23. Kauffman Stadium (Kansas City Royals)
The waterfalls in the outfield are a unique feature and help give Kauffman its own charm. Recent success has also bred new life into the fans making the trip to Kauffman Stadium a must for baseball fans throughout the country.
24. Dodgers Stadium (Los Angeles Dodgers)
Dodger Stadium is the third oldest stadium in baseball, but that doesn’t mean it doesn’t have plenty of life left in it. The stadium gives off the quintessential Southern California baseball vibe and should be on the bucket list of every baseball fan out there.
25. Target Field (Minnesota Twins)
A much-needed upgrade from the Metrodome, Target Field provides one of the best experiences in baseball. Not only does the stadium have a superb classic baseball feel to it, but it also does an excellent job of having a distinctly Minnesota feel with its Minnesota limestone walls and local food and beverage options. Additionally, the stadium has the smallest footprint in all of baseball, which helps give you the feeling you’re right on top of the action.
26. Wrigley Field (Chicago Cubs)
Arguably the most classic stadium in all of baseball, Wrigley Field has hosted generations of baseball fans. With its old manual scoreboard and vibrant neighborhood, there isn’t a baseball fan out there that wouldn’t have a great time at Wrigley.
27. AT&T Park (San Francisco Giants)
AT&T Park is home to one of the best views in all of baseball as well as a team that has been on a tear lately winning three of the last six World Series. The park’s great location within San Francisco and local food options make it a desirable spot for any baseball fan.

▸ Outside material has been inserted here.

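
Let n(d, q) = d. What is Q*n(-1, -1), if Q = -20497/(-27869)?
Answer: -20497/27869 ≈ -0.73548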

28. Fenway Park (Boston Red Sox)
The oldest ballpark in the majors is a must for any baseball fan out there. Fenway has a one of a kind atmosphere that you won’t find anywhere else in addition to many quirks found throughout the stadium including the Green Monster, Williamsburg, and the Triangle.
29. PNC Park (Pittsburgh Pirates)
Considered by many to be the best ballpark in baseball, PNC Park is without a doubt the prettiest park in baseball with its picturesque view of downtown Pittsburgh.
30. Camden Yards (Baltimore Orioles)
Opening in 1992, Camden Yards set a precedent for all the new ballparks that would be built after it. In the years since the park has remained one of the best in baseball and cemented itself as a true modern classic.